An excellent wife is the crown of her husband, but she who brings shame is like rottenness in his bones. -- Proverbs 12:4

When I humbly and honestly assess the times I bring my husband shame, I am sobered by its destruction. To bring rottenness to his bones means mine are already disintegrating with unbelief and bitterness. We bring shame as wives when we:

  1. Focus on our husband’s sin
  2. Think our way is better, prioritizing ourselves over him
  3. Speak harshly to him or derogatively about him to anyone
  4. Withhold blessing, prayer, sex, or encouragement of any sort in an effort to punish, manipulate, or “get the message across”

The wife who brings shame to her husband is the daughter who does not truly know and trust her heavenly Father.

If the wife’s identity is centered around her man, she will certainly deliver shame when he disappoints – as he will inevitably do.

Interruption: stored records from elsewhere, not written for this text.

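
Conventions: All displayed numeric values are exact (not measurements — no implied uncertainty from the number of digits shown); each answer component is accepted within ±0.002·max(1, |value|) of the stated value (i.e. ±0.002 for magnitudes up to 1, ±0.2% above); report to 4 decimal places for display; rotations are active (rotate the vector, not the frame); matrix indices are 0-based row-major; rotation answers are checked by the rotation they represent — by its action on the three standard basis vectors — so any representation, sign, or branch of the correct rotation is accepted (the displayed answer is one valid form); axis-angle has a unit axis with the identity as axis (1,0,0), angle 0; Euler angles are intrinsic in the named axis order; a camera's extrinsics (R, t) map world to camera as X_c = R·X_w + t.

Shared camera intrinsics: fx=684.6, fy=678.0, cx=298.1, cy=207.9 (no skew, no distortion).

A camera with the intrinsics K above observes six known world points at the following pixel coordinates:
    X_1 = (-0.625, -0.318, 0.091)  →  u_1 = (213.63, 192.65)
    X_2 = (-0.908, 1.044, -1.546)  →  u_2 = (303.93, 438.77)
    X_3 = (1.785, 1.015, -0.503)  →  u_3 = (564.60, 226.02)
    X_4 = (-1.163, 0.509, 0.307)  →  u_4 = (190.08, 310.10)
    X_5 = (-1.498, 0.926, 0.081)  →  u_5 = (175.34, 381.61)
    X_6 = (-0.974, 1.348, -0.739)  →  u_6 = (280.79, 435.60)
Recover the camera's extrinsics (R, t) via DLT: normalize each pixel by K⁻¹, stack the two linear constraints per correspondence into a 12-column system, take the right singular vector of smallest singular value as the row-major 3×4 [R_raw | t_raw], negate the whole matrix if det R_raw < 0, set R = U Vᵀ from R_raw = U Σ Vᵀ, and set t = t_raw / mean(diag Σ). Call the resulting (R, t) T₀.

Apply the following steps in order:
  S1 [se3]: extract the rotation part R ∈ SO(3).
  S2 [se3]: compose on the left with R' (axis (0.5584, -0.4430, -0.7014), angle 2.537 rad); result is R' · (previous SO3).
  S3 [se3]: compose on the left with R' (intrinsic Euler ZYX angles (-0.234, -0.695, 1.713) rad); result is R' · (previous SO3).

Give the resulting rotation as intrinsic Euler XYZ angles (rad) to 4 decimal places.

rotation (euler_xyz) = (-3.0261, -1.3740, -0.8335)

source (pnp_recover): camera pose = R=[0.8876 0.3801 -0.2603; -0.4080 0.9109 -0.0612; 0.2139 0.1605 0.9636], t=(0.0400, -0.0800, 5.4399)
after S1 (rot_of_se3): [0.8876 0.3801 -0.2603; -0.4080 0.9109 -0.0612; 0.2139 0.1605 0.9636]
after S2 (compose_so3): [-0.4110 -0.2993 -0.8611; -0.5110 -0.7066 0.4895; -0.7549 0.6413 0.1375]
after S3 (compose_so3): [0.1315 0.1448 -0.9807; 0.8113 -0.5841 0.0225; -0.5696 -0.7986 -0.1942]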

It is the character of God, and not our husbands, that can be fully and firmly trusted. Our core identity must be anchored in Christ alone.

Made Precious by Jesus

We are made precious by Jesus. This heart transformation is the basis for any preciousness that our husbands experience in us. It is not about what we do but what our precious Savior has done for us that graces us with the power to be excellent wives. We are helpless on own own.

Excellence is not measured by a to-do list; it is manifested in the life of a wife who knows Jesus intimately.

A godly wife understands that she is nothing outside of the saving grace of Jesus Christ and has no excellence apart from Him. Christ’s grace and love are precious to her. Fueled by his riches, she will become a glorious crown to her husband as she helps, nurtures and loves him from the depths of Christ’s righteousness in her.

It takes a 10 minute ceremony to become a wife. It takes a lifetime to become an excellent wife – one who understands that Christ’s shed blood on the cross is needed to offer excellence to our husbands.